Без двадцати девять; церемония назначена на десять часов в городской ратуше Дюнкерка. Родителей там не будет. Мать провожает меня к садовым воротам, у которых только что припарковался Ришар. Она выпускает меня без единого слова, без поцелуя. Может, так оно и лучше; если бы она раскрыла мне объятия, думаю, я так и похоронила бы себя в них.

Мне до смерти не терпится убраться отсюда, и все же я дрожу от страха. Жалюзи на отцовском окне поднимаются, и я вижу, как шевелится занавеска. Он не попрощался со мной; он прячется, исподтишка наблюдая за моим отъездом. Мое сердце сжимается. Я люблю отца и уже скучаю по нему. Я ненавижу отца и хочу убраться отсюда.
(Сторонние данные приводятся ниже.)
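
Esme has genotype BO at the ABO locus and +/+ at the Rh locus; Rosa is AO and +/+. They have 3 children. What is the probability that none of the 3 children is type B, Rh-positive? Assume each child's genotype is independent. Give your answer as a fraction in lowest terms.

ABO cross BO × AO → 1/4 O, 1/4 A, 1/4 B, 1/4 AB.
Rh cross +/+ × +/+ → 1 Rh+; so P(type B, Rh-positive) = 1/4 × 1 = 1/4 per child.
P(not type B, Rh-positive) = 3/4 for one child; (3/4)^3 = 27/64.

27/64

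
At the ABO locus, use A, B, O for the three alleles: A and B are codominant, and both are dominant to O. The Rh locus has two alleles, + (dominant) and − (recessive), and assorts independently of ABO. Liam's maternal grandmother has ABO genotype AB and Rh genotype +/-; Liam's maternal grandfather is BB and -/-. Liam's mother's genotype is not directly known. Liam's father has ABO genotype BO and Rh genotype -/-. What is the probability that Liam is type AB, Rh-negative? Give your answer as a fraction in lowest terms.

3/32

Liam's mother's ABO genotype from AB × BB: 1/2 AB, 1/2 BB.
Crossing each possibility with the father BO and summing P(type AB): 1/2·1/4 + 1/2·0 = 1/8.
Similarly for Rh via the mother's Rh distribution: P(Rh-) = 3/4.
Independent loci: 1/8 × 3/4 = 3/32.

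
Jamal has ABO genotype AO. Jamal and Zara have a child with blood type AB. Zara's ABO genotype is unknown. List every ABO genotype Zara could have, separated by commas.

AB, BB, BO

For each candidate genotype of Zara, check whether crossing it with AO can produce every observed child phenotype.
  AA → possible child types {A} ✗
  AB → possible child types {A, B, AB} ✓
  AO → possible child types {O, A} ✗
  BB → possible child types {B, AB} ✓
  BO → possible child types {O, A, B, AB} ✓
  OO → possible child types {O, A} ✗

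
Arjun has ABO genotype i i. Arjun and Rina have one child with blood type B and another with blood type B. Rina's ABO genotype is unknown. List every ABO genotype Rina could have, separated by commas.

For each candidate genotype of Rina, check whether crossing it with i i can produce every observed child phenotype.
  I^A I^A → possible child types {A} ✗
  I^A I^B → possible child types {A, B} ✓
  I^A i → possible child types {O, A} ✗
  I^B I^B → possible child types {B} ✓
  I^B i → possible child types {O, B} ✓
  i i → possible child types {O} ✗

I^A I^B, I^B I^B, I^B i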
Когда ворота закрываются за мной, воспоминание о ложной клятве вонзается в меня, точно нож. Мать права: мне нельзя доверять. Я убегаю, как воровка, как предательница, как крыса с тонущего корабля. Я стыжусь себя, но сажусь в машину Ришара и хлопаю дверцей, чтобы отсечь звук ворот, которые впервые захлопнулись за мной пятнадцать лет назад.

* * *

Я зарабатываю на жизнь, работая полный день у мсье Молена. Когда мы сталкиваемся с проблемой – придирчивым покупателем, трудностями в починке рояля или чем-то подобным, – он заговорщицки подмигивает мне:

– Ах, моя малышка Мод, мы с тобой вдвоем сумели выпутаться из куда как более сложной ситуации, правда? Мы не дадим такой маленькой проблемке остановить нас.

Уже долгое время он хочет, чтобы я играла в джаз-бэнде «Сантинас» – коллективе, где все музыканты умеют играть на любом из инструментов.
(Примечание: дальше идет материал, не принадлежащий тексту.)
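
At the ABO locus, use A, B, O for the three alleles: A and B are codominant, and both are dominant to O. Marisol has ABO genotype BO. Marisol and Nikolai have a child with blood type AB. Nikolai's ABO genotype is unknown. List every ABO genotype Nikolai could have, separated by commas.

AA, AB, AO

For each candidate genotype of Nikolai, check whether crossing it with BO can produce every observed child phenotype.
  AA → possible child types {A, AB} ✓
  AB → possible child types {A, B, AB} ✓
  AO → possible child types {O, A, B, AB} ✓
  BB → possible child types {B} ✗
  BO → possible child types {O, B} ✗
  OO → possible child types {O, B} ✗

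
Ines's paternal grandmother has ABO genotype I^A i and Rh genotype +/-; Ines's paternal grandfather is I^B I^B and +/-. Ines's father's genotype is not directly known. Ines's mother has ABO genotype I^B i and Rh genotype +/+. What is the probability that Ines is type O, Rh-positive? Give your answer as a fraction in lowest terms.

Ines's father's ABO genotype from I^A i × I^B I^B: 1/2 I^A I^B, 1/2 I^B i.
Crossing each possibility with the mother I^B i and summing P(type O): 1/2·0 + 1/2·1/4 = 1/8.
Similarly for Rh via the father's Rh distribution: P(Rh+) = 1.
Independent loci: 1/8 × 1 = 1/8.

1/8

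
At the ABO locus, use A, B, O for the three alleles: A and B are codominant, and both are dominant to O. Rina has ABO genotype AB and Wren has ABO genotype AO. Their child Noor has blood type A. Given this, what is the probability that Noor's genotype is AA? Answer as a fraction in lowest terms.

Cross AB × AO → 1/4 AA, 1/4 AB, 1/4 AO, 1/4 BO.
Type-A genotypes among offspring: AA (1/4), AO (1/4); total 1/2.
P(AA | type A) = (1/4) / (1/2) = 1/2.

1/2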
– Теперь, когда ты замужем, ты можешь приходить репетировать с нами по вечерам, – уговаривает он.

Мне очень нравятся все четыре музыканта квартета, которые играют на трубе, контрабасе и рояле. Но хотя я худо-бедно научилась выступать перед профессионалами, мне не хватает духу играть для настоящей публики. Мне кажется, будто я подвергаю себя ужасной опасности: отец рассказывал мне столько историй о людских толпах, которые закидывают гнилыми помидорами великих оперных теноров.
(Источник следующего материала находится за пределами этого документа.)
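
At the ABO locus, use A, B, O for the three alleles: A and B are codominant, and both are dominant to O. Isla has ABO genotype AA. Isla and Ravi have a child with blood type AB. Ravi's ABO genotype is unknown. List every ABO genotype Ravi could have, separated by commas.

AB, BB, BO

For each candidate genotype of Ravi, check whether crossing it with AA can produce every observed child phenotype.
  AA → possible child types {A} ✗
  AB → possible child types {A, AB} ✓
  AO → possible child types {A} ✗
  BB → possible child types {AB} ✓
  BO → possible child types {A, AB} ✓
  OO → possible child types {A} ✗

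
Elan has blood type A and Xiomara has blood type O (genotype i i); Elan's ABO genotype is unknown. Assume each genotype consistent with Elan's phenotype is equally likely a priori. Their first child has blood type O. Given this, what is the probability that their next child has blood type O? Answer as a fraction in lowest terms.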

Когда настает день выступления, желудок у меня завязывается в такие узлы, что я не могу съесть ни крошки. Я выбираю темную одежду – на случай, если меня закидают помидорами. Выйдя на сцену, вцепляюсь в свой контрабас и старательно вывожу ноты, в то время как остальные трое музыкантов и мсье Молен, играющий на банджо, похоже, просто искренне наслаждаются музыкой. Концерт подходит к концу, и мы покидаем сцену под аплодисменты. Ффуух, мы избежали помидор!.. Но что происходит? Хлопки становятся все громче, люди кричат: «Еще!»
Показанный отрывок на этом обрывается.